Et, très vite, la nuit tombe. Dans le tramway bondé qui va vers Poulailler Quatre, la lumière est encore plus réduite qu'à l'extérieur. Les corps se tassent l'un contre l'autre sans se voir, ou alors ils se devinent à peine. Les cheveux sentent le plumage malade, les vêtement empestent la vase. Toutes les chaussures exhalent des odeurs de chaussures mouillées, en particulier celles de Mevlido qui se tient debout à un mètre de moi. Nous vivons dans un réel de la puanteur, les heures d'après la pluie nous le rappellent toujours avec une insistance cruelle.
Antoine Volodine, Songes de Mevlido, Seuil, P. 125-126.
Et cela aussi, ce réel pestilentiel, comme la victoire finale de la barbarie, il faut le subir sans se plaindre.
Nous croisons la rue du Martyr Hog, puis Dahaliane Street. Bientôt nous commencerons à longer l'enceinte de Poulailler Quatre. Bientôt débutera Macadam Boulevard. Tout est très sombre. Les lampadaires n'ont pas été activés encore. On entend le chuintement de l'eau sous les roues. Par moments la rame traverse des flaques qui ressemblent à des étangs noirs. L'ombre des maisons en ruine se dresse des deux côtés de la route, mais sur notre droite elle forme une frontière crénelée, un dernier rideau d'éboulis avant le monde du ghetto. Les regards fatigués suivent cela, les brèches et les opacités de ce rempart, et soudain quelqu'un distingue là-dessus un fantôme furtif.

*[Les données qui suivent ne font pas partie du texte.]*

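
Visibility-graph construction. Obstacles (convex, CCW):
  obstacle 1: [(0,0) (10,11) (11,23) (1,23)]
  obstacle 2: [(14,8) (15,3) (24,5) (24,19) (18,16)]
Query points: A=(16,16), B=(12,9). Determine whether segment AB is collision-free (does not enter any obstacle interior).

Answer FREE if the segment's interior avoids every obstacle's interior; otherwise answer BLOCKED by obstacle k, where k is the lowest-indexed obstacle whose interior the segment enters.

Obstacle 1 [(0,0) (10,11) (11,23) (1,23)]:
  edge (0,0)–(10,11): clear
  edge (10,11)–(11,23): clear
  edge (11,23)–(1,23): clear
  edge (1,23)–(0,0): clear
  midpoint (14,25/2) outside
  → clear
Obstacle 2 [(14,8) (15,3) (24,5) (24,19) (18,16)]:
  edge (14,8)–(15,3): clear
  edge (15,3)–(24,5): clear
  edge (24,5)–(24,19): clear
  edge (24,19)–(18,16): clear
  edge (18,16)–(14,8): clear
  midpoint (14,25/2) outside
  → clear

FREE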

- Eh ! Regardez, là-bas ! crie une voix excitée. Une enfant-soldat !
Les passagers se déhanchent et se collent aux vitres. Personne n'aperçoit quoi que ce soit. Celui qui avait poussé une exclamation avoue qu'il s'est peut-être trompé. Il est penaud, il transpire dans l'obscurité, il bafouille.

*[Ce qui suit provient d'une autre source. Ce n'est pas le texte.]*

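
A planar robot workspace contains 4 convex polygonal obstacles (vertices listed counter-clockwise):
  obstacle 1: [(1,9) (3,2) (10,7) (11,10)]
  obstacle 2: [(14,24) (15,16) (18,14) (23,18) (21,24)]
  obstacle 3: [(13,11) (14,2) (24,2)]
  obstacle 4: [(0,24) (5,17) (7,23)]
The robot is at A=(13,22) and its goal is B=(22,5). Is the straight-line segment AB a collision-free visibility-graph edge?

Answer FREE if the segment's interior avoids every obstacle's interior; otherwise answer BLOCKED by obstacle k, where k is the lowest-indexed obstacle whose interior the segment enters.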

- Maintenant je ne suis plus très sûr, bafouille-t-il.
Pour ma part, je continue à observer Mevlido sans me laisser distraire. Je ne me donne pas le mal de scruter vainement la nuit. Même si un enfant-soldat a été surpris en train de se faufiler à l'intérieur d'une maison écroulée – ce qui serait étonnant –, l'apparition n'a pas dû se prolonger au-delà d'une demi-seconde. Les enfants-soldats s'appliquent à ne pas révéler les endroits où ils se cachent. Certains parfois réussissent à se camoufler sous une identité d'emprunt, et ils mènent parmi nous une existence d'emprunt jusqu'à ce que quelqu'un les démasque, mais les autres préfèrent vivre et vagabonder loin des regards, en prenant les plus extrêmes précautions pour que nul ne les remarque.

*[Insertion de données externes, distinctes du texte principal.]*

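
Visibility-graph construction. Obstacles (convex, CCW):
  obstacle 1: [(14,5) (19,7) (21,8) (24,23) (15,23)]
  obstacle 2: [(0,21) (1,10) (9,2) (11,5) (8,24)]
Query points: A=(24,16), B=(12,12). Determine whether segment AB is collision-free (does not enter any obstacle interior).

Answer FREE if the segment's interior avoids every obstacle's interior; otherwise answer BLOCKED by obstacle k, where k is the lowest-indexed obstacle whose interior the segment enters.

Obstacle 1 [(14,5) (19,7) (21,8) (24,23) (15,23)]:
  edge (14,5)–(19,7): clear
  edge (19,7)–(21,8): clear
  edge (21,8)–(24,23): crosses AB
  edge (24,23)–(15,23): clear
  edge (15,23)–(14,5): crosses AB
  → BLOCKED
Obstacle 2 [(0,21) (1,10) (9,2) (11,5) (8,24)]:
  edge (0,21)–(1,10): clear
  edge (1,10)–(9,2): clear
  edge (9,2)–(11,5): clear
  edge (11,5)–(8,24): clear
  edge (8,24)–(0,21): clear
  midpoint (18,14) outside
  → clear

BLOCKED by obstacle 1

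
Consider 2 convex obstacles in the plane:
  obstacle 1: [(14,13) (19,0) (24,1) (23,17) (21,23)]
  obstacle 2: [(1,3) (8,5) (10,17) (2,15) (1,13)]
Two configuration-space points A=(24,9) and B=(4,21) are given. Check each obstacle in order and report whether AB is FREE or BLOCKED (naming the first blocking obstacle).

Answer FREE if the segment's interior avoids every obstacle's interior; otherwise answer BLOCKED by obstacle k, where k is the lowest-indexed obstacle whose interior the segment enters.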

Non, « Poulailler Quatre » ce n'est pas un nouvelle façon de traîner dans la fiente de poulets le véritable nom de Nuggets City : c'est l'un des lieux centraux du dernier roman de Volodine, sorte de ghetto sordide au coeur de l'intrigue. Il s'y bâtie des ambiances poussiéreuses et sales qui habitent le livre et lui confèrent une identité propre. Avec, par exemple, ces traversées (en tramway) dans la nuit et la crasse où par dessus transparaissent parfois les lueurs de la lune.